Relationship between greater Boston wastewater samples and reported Covid19 cases in MA

There is a lot of discussion about the extent to which cases of Covid-19 are being underreported due to mild cases and at-home antigen tests. Only lab-based tests are considered in official reporting. While there are many papers on the topic, and I have to dig deeper into those, I have not seen the Massachusetts data analyzed quantitatively, so I had a go at it. Please note this is a quick arm-chair pre-breakfast Excel analysis and not a vetted academic study. Inferences about the data are speculative.

I downloaded the wastewater data reported by MWR and the reported cases from app.jackprior.org to see what the pattern is in the ratio of the two reported results. To smooth out the wastewater data I averaged the northern and southern data, filled the gaps, and then looked at 7-day averages. I shifted the case data back 5 days as that has been reported as the typical lag from wastewater signals to reported cases.

The data in blue is the number of reported cases in MA per day over time (shifted by 5 days to line up with wastewater data) divided by the copies per mL reported in the wastewater. The line is a 14-day moving average of the ratio. The data in gray is the total number of cases officially reported in MA.

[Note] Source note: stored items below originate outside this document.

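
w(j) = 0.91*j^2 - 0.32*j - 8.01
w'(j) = 1.82*j - 0.32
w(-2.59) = -1.08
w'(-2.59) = -5.03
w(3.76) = 3.65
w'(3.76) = 6.52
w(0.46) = -7.96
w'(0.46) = 0.52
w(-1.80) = -4.49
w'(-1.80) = -3.60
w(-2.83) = 0.18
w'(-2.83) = -5.47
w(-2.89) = 0.52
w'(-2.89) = -5.58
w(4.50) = 8.98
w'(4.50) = 7.87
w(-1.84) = -4.34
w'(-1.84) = -3.67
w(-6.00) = 26.67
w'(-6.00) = -11.24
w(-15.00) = 201.54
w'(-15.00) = -27.62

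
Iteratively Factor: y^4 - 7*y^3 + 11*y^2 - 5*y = (y - 5)*(y^3 - 2*y^2 + y) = y*(y - 5)*(y^2 - 2*y + 1) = y*(y - 5)*(y - 1)*(y - 1)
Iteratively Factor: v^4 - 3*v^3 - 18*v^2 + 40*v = (v - 2)*(v^3 - v^2 - 20*v) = (v - 5)*(v - 2)*(v^2 + 4*v) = (v - 5)*(v - 2)*(v + 4)*(v)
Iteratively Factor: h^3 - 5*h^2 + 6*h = (h - 3)*(h^2 - 2*h) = h*(h - 3)*(h - 2)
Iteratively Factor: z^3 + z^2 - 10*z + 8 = (z - 1)*(z^2 + 2*z - 8) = (z - 2)*(z - 1)*(z + 4)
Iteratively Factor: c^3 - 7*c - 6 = (c - 3)*(c^2 + 3*c + 2) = (c - 3)*(c + 2)*(c + 1)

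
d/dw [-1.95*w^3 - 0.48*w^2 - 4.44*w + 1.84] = -5.85*w^2 - 0.96*w - 4.44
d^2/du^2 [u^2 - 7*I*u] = 2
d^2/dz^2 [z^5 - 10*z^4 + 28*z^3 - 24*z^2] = 20*z^3 - 120*z^2 + 168*z - 48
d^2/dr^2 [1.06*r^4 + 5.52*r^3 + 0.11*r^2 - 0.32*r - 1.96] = 12.72*r^2 + 33.12*r + 0.22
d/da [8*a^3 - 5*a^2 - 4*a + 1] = 24*a^2 - 10*a - 4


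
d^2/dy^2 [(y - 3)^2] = 2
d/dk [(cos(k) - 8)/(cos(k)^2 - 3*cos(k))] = (sin(k) + 24*sin(k)/cos(k)^2 - 16*tan(k))/(cos(k) - 3)^2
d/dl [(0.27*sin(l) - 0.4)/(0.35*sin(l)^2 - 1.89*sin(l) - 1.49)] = (-0.0945*sin(l)^2 + 0.28*sin(l) - 1.1583)*cos(l)/(0.1225*sin(l)^4 - 1.323*sin(l)^3 + 2.5291*sin(l)^2 + 5.6322*sin(l) + 2.2201)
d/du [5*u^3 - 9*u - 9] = 15*u^2 - 9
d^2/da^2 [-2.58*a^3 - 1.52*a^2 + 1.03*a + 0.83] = -15.48*a - 3.04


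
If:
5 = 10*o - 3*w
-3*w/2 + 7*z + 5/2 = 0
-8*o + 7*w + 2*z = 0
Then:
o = 25/32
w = 15/16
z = -5/32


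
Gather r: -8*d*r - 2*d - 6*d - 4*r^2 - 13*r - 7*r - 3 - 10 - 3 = -8*d - 4*r^2 + r*(-8*d - 20) - 16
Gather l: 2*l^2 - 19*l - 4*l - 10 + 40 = 2*l^2 - 23*l + 30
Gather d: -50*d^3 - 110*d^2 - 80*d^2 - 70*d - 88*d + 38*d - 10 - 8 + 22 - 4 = -50*d^3 - 190*d^2 - 120*d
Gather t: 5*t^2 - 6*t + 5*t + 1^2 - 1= 5*t^2 - t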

So what does it say? Overall I would say the patterns are not as clear as people have described anecdotally.

Some of the unknowns and confounding factors:

  • There is no particular moment that we can say that all, or nearly all, cases were being reported.
  • We also don’t know the extent to which viral shedding per infected person varies by variant or the impact of vaccination on the degree of shedding.
  • Wastewater only covers about one third of MA residents and is concentrated on eastern portion of stat.

At the moment Massachusetts is reporting about 4000 cases per day, and the wastewater has about 1000 copies per mL, so a ratio of around 4.

The case to virus concentration ratio peaked at 20 in mid-May 2020 and dipped as low as 2 at the height of the holiday Omicron variant wave in early January 2022. In mid-May 2020 our testing infrastructure was still constrained so even the 20 ratios likely reflect some underreporting even then.

The ratio approaching 2 in early January would suggest we may have been seeing only 10% of the actual cases reported in that post-holiday peak.

Now, the Dec-Jan period saw over 1 in 10 MA residents officially reported as infected, so 10% would mean everyone got infected, which is not realistic. So other factors are involved.

Interestingly though, as cases subsided in February, the ratio rose to near 10, suggesting as many as 50% of cases may have been detected.

The general pattern seems to be that there is a baseline of easily available and routine testing in normal settings (e.g. in pre-surgery tests), but as actual cases surge in the population, the more marginal cases are missed either due to mild symptoms or increased difficulty in obtaining an official test.

Looking at the longer-term moving average of the ratio over 3-month periods, the general pattern in the ratio seems to be roughly 9 in the pre-vaccination period dipping to roughly 6 in early 2021 and then 4-5 in late 2021, with a current average of around 6.

The interesting next step in this analysis would be to see if the estimated true cases line up with reported antibody results for the population over time.